Veja
03.11.1999

Literatura e economia
Gustavo H. B. Franco

A crise da Ásia parece ter aberto a temporada para as grandes narrativas sobre vias alternativas para o Brasil. Dos diversos títulos recentes nessa veia destacam-se, inclusive pela qualidade literária, dois de apelo ao futuro ("A Segunda Via" de Mangabeira Unger e "A Opção Brasileira", de diversos autores vinculados aos chamados "movimentos sociais"). Existem muitos outros, bem menos interessantes, com ênfase na zanga e na denúncia.

A estética, aliás, é um dos aspectos mais salientes da literatura anti-globalização hospedada principalmente na França. O "Horror Econômico" de Vivienne Forrester, tem qualidades indisputadas: é uma extraordinária mistura de Rimbaud com Euclides da Cunha (da primeira metade de Os Sertões), de grande impacto sobre o leitor. Mas no domínio do conteúdo estritamente econômico, o que temos é muito pouco: uma pregação protecionista contra as importações vindas de países emergentes (como o nosso!) que (supostamente) usam trabalho infantil, degradam seu meio ambiente e não dispõem de leis trabalhistas "modernas".

O mesmo vale para o belo texto do professor Unger, quando despido dos enfeites da boa escrita. A parte mais picante do texto, a renegociação forçada da dívida pública, é descrita em detalhes dignos de um especialista em Max Weber. Nada de se estranhar nesse ramo. Alguns anos atrás, num texto que ficaria famoso, um economista da universidade de Iowa, Donald McCloskey, argumentaria que a economia estava condenada a um vaticínio comum às outras ciências: a necessidade de persuadir. E por isso mesmo, dizia ele, o discurso econômico jamais será apenas conteúdo, por mais matemático que seja, pois sempre terá de utilizar os meios e os berloques da linguagem. Ou seja, a retórica era um componente fundamental de um empreendimento intelectual cujo objetivo não era o Conhecimento mas o Convencimento.

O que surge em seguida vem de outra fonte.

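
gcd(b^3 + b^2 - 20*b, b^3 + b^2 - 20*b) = b^3 + b^2 - 20*b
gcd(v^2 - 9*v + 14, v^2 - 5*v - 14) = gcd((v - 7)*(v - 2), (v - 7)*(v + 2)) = v - 7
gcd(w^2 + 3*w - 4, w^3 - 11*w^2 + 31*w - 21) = w - 1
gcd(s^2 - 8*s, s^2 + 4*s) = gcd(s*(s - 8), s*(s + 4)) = s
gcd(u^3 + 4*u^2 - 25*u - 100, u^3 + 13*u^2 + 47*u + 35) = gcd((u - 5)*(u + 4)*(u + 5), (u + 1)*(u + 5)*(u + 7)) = u + 5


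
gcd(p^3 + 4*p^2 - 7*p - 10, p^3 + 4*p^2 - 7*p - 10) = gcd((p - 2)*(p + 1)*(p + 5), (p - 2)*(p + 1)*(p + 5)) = p^3 + 4*p^2 - 7*p - 10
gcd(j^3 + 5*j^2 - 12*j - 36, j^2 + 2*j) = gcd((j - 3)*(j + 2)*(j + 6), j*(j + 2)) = j + 2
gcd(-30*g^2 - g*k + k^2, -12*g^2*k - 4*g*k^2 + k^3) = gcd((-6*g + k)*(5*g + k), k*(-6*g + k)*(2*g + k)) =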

Podia ser preocupante imaginar que, no domínio da economia, a retórica pudesse adquirir dominância sobre o conteúdo, mas aqui no Brasil muita gente sempre gostou de pensar que devemos praticar uma "economia política", que deve servir às boas causas. Esses economistas funcionam como advogados, no terreno da interpretação, ou da ambigüidade, na defesa de suas teses. Outros acreditam, talvez ingenuamente, em objetividade científica e numa disciplina despida de ornamentos retóricos e onde a matemática previne raciocínios errados. O fato é que o divórcio entre esses grupos parece cada vez mais litigioso. Os primeiros isolam-se na academia, numa linguagem impenetrável e na busca de uma ciência quase abstrata, enquanto os outros, dado que inteiramente dedicados à persuasão, terminam também perdendo contato com o seu objeto de estudo.

O mesmo litígio avança em outras áreas de formas bem mais estridentes. Uma já famoso "golpe baixo" foi desferido por um professor de física da Universidade de Nova Iorque, Alan Sokal, que teve aceito e publicado um artigo em uma revista acadêmica de vanguarda (chamada "Social Text"). O artigo chamava-se "Transgredindo as fronteiras: na direção de uma hermenêutica transformativa da gravidade quântica" e era uma colagem de citações verdadeiras e falsas formando um texto deliberadamente sem conteúdo. Uma fraude bem urdida que, para alguns, era o triunfo definitivo da retórica sobre a razão.

Mais interessante ainda, nessa mesma linha, é o site "Gerador de pós-modernismo"
(www.csse.monash.edu.au/other/postmodern.html) que através de um programa semelhante aos utilizados em traduções (chamado "Sobre a simulação do pós-modernismo e debilidade mental usando redes de transição recursivas") e acessível no site, é possível gerar de forma aleatória e destituída de qualquer sentido um ensaio sobre um tema "pós-moderno" mais ou menos como o de Sokal: de umas 15 páginas e com umas 50 referências bibliográficas, algumas das quais de verdade. Experimentando, obtive, numa primeira tentativa, o fascinante "Surrealismo e o discurso habermasiano". Numa segunda "A hermenêutica da dialética: realismo, socialismo e a narrativa neocapitalista". Tente você mesmo, e tenha sua própria senha para a pós-modernidade, o seu próprio exemplo de retórica cativante e sem conteúdo. Veja como é fácil. A experiência não chega a ser muito transformadora, mas termina nos fazendo todos mais cuidadosos com o palavreado altissonante de algumas narrativas sobre o futuro do Brasil.